Until the Chelsea auction, Raine’s highest-profile deal in English football was when it advised the owner of Manchester City, the Premier League champions, on the sale of a stake to US private equity group Silver Lake for $500mn in 2019.

The auction of Chelsea will be the next reference point for the value of a top Premier League team. Raine has narrowed down the shortlist to four bidders, including groups led by Todd Boehly, the financier and owner of baseball’s Los Angeles Dodgers, and private equity billionaires Josh Harris and David Blitzer.

Offers from the Ricketts family, which owns the Chicago Cubs baseball team, and Stephen Pagliuca, another private equity tycoon and co-owner of the Boston Celtics basketball team, are still in contention.

The politically-sensitive sale of Chelsea requires special approval from the UK government. Ravitch and Neville declined to comment on the bidding process.
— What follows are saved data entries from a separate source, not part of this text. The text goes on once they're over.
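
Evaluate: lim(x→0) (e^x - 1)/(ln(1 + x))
This is a 0/0 indeterminate form.

Apply L'Hôpital's rule: differentiate numerator and denominator separately.
  f(x) = e^(x) - 1   ⇒   f'(x) = e^(x)
  g(x) = ln(x + 1)   ⇒   g'(x) = 1/(x + 1)
  lim(x→0) f'(x)/g'(x) = lim(x→0) (e^(x))/(1/(x + 1))
  = 1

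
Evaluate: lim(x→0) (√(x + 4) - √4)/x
This is a standard limit.

Factor or rationalize the expression:
  lim(x→0) (√(x + 4) - √4)/x = 1/4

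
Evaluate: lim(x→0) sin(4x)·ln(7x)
This is a 0·∞ indeterminate form.

Rewrite 0·∞ as a quotient (0/0 or ∞/∞ form), then apply L'Hôpital's rule:
  lim(x→0) sin(4x)·ln(7x) = 0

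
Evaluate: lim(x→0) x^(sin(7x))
This is an exponential indeterminate form.

For exponential indeterminate forms, take the natural log:
  Let L = lim(x→0) x^(sin(7x))
  Then ln(L) = lim(x→0) [exponent × ln(base)]
  Evaluate using L'Hôpital or standard limits, then exponentiate.
  L = 1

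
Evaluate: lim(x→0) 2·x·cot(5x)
This is a 0·∞ indeterminate form.

Rewrite 0·∞ as a quotient (0/0 or ∞/∞ form), then apply L'Hôpital's rule:
  lim(x→0) 2·x·cot(5x) = 2/5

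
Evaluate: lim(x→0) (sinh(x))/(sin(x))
This is a 0/0 indeterminate form.

Apply L'Hôpital's rule: differentiate numerator and denominator separately.
  f(x) = sinh(x)   ⇒   f'(x) = cosh(x)
  g(x) = sin(x)   ⇒   g'(x) = cos(x)
  lim(x→0) f'(x)/g'(x) = lim(x→0) (cosh(x))/(cos(x))
  = 1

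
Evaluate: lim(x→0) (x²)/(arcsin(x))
This is a 0/0 indeterminate form.

Apply L'Hôpital's rule: differentiate numerator and denominator separately.
  f(x) = x^2   ⇒   f'(x) = 2·x
  g(x) = asin(x)   ⇒   g'(x) = 1/sqrt(1 - x^2)
  lim(x→0) f'(x)/g'(x) = lim(x→0) (2·x)/(1/sqrt(1 - x^2))
  = 0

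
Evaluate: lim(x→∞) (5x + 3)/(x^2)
This is an ∞/∞ indeterminate form.

Apply L'Hôpital's rule: differentiate numerator and denominator separately.
  f(x) = 5·x + 3   ⇒   f'(x) = 5
  g(x) = x^2   ⇒   g'(x) = 2·x
  lim(x→∞) f'(x)/g'(x) = lim(x→∞) (5)/(2·x)
  = 0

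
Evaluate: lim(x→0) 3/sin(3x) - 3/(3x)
This is an ∞-∞ indeterminate form.

Combine fractions or rationalize to convert ∞-∞ to 0/0 form:
  lim(x→0) 3/sin(3x) - 3/(3x) = 0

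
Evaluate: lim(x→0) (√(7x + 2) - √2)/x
This is a standard limit.

Factor or rationalize the expression:
  lim(x→0) (√(7x + 2) - √2)/x = 7·sqrt(2)/4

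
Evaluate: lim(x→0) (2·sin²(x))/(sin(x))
This is a 0/0 indeterminate form.

Apply L'Hôpital's rule: differentiate numerator and denominator separately.
  f(x) = 2·sin(x)^2   ⇒   f'(x) = 4·sin(x)·cos(x)
  g(x) = sin(x)   ⇒   g'(x) = cos(x)
  lim(x→0) f'(x)/g'(x) = lim(x→0) (4·sin(x)·cos(x))/(cos(x))
  = 0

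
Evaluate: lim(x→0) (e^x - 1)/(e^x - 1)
This is a 0/0 indeterminate form.

Apply L'Hôpital's rule: differentiate numerator and denominator separately.
  f(x) = e^(x) - 1   ⇒   f'(x) = e^(x)
  g(x) = e^(x) - 1   ⇒   g'(x) = e^(x)
  lim(x→0) f'(x)/g'(x) = lim(x→0) (e^(x))/(e^(x))
  = 1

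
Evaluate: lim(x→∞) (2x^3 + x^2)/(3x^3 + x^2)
This is an ∞/∞ indeterminate form.

Apply L'Hôpital's rule: differentiate numerator and denominator separately.
  f(x) = 2·x^3 + x^2   ⇒   f'(x) = 6·x^2 + 2·x
  g(x) = 3·x^3 + x^2   ⇒   g'(x) = 9·x^2 + 2·x
  lim(x→∞) f'(x)/g'(x) = lim(x→∞) (6·x^2 + 2·x)/(9·x^2 + 2·x)
  = 2/3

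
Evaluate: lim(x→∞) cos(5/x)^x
This is an exponential indeterminate form.

For exponential indeterminate forms, take the natural log:
  Let L = lim(x→∞) cos(5/x)^x
  Then ln(L) = lim(x→∞) [exponent × ln(base)]
  Evaluate using L'Hôpital or standard limits, then exponentiate.
  L = 1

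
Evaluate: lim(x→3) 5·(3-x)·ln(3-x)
This is a 0·∞ indeterminate form.

Rewrite 0·∞ as a quotient (0/0 or ∞/∞ form), then apply L'Hôpital's rule:
  lim(x→3) 5·(3-x)·ln(3-x) = 0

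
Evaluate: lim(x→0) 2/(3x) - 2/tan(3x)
This is an ∞-∞ indeterminate form.

Combine fractions or rationalize to convert ∞-∞ to 0/0 form:
  lim(x→0) 2/(3x) - 2/tan(3x) = 0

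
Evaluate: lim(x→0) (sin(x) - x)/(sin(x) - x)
This is a 0/0 indeterminate form.

Apply L'Hôpital's rule: differentiate numerator and denominator separately.
  f(x) = -x + sin(x)   ⇒   f'(x) = cos(x) - 1
  g(x) = -x + sin(x)   ⇒   g'(x) = cos(x) - 1
  lim(x→0) f'(x)/g'(x) = lim(x→0) (cos(x) - 1)/(cos(x) - 1)
  = 1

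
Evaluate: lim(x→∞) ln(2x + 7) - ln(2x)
This is an ∞-∞ indeterminate form.

Combine fractions or rationalize to convert ∞-∞ to 0/0 form:
  lim(x→∞) ln(2x + 7) - ln(2x) = 0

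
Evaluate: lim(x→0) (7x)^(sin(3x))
This is an exponential indeterminate form.

For exponential indeterminate forms, take the natural log:
  Let L = lim(x→0) (7x)^(sin(3x))
  Then ln(L) = lim(x→0) [exponent × ln(base)]
  Evaluate using L'Hôpital or standard limits, then exponentiate.
  L = 1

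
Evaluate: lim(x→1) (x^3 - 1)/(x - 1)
This is a standard limit.

Factor or rationalize the expression:
  lim(x→1) (x^3 - 1)/(x - 1) = 3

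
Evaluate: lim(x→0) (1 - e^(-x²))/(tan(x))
This is a 0/0 indeterminate form.

Apply L'Hôpital's rule: differentiate numerator and denominator separately.
  f(x) = 1 - e^(-x^2)   ⇒   f'(x) = 2·x·e^(-x^2)
  g(x) = tan(x)   ⇒   g'(x) = tan(x)^2 + 1
  lim(x→0) f'(x)/g'(x) = lim(x→0) (2·x·e^(-x^2))/(tan(x)^2 + 1)
  = 0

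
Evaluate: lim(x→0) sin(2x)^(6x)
This is an exponential indeterminate form.

For exponential indeterminate forms, take the natural log:
  Let L = lim(x→0) sin(2x)^(6x)
  Then ln(L) = lim(x→0) [exponent × ln(base)]
  Evaluate using L'Hôpital or standard limits, then exponentiate.
  L = 1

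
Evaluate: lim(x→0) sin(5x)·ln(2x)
This is a 0·∞ indeterminate form.

Rewrite 0·∞ as a quotient (0/0 or ∞/∞ form), then apply L'Hôpital's rule:
  lim(x→0) sin(5x)·ln(2x) = 0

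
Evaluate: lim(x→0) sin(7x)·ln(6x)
This is a 0·∞ indeterminate form.

Rewrite 0·∞ as a quotient (0/0 or ∞/∞ form), then apply L'Hôpital's rule:
  lim(x→0) sin(7x)·ln(6x) = 0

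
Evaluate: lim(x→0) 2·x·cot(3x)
This is a 0·∞ indeterminate form.

Rewrite 0·∞ as a quotient (0/0 or ∞/∞ form), then apply L'Hôpital's rule:
  lim(x→0) 2·x·cot(3x) = 2/3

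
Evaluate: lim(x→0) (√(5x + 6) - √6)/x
This is a standard limit.

Factor or rationalize the expression:
  lim(x→0) (√(5x + 6) - √6)/x = 5·sqrt(6)/12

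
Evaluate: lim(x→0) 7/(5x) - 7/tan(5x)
This is an ∞-∞ indeterminate form.

Combine fractions or rationalize to convert ∞-∞ to 0/0 form:
  lim(x→0) 7/(5x) - 7/tan(5x) = 0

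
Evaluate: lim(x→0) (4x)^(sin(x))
This is an exponential indeterminate form.

For exponential indeterminate forms, take the natural log:
  Let L = lim(x→0) (4x)^(sin(x))
  Then ln(L) = lim(x→0) [exponent × ln(base)]
  Evaluate using L'Hôpital or standard limits, then exponentiate.
  L = 1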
The change of ownership will be a test for a club that benefited from Abramovich’s willingness to bankroll the pursuit of trophies. Abramovich has subsidised more than £1bn in losses and intends to write off £1.5bn of debt as part of the sale, with net proceeds going to charity.

“My guess is that Chelsea and all of the top Premier League clubs will probably be worth in excess of $10bn in five years,” Ravitch said. “So I think whoever buys Chelsea today at the prices we’re talking about is getting it for a steal.”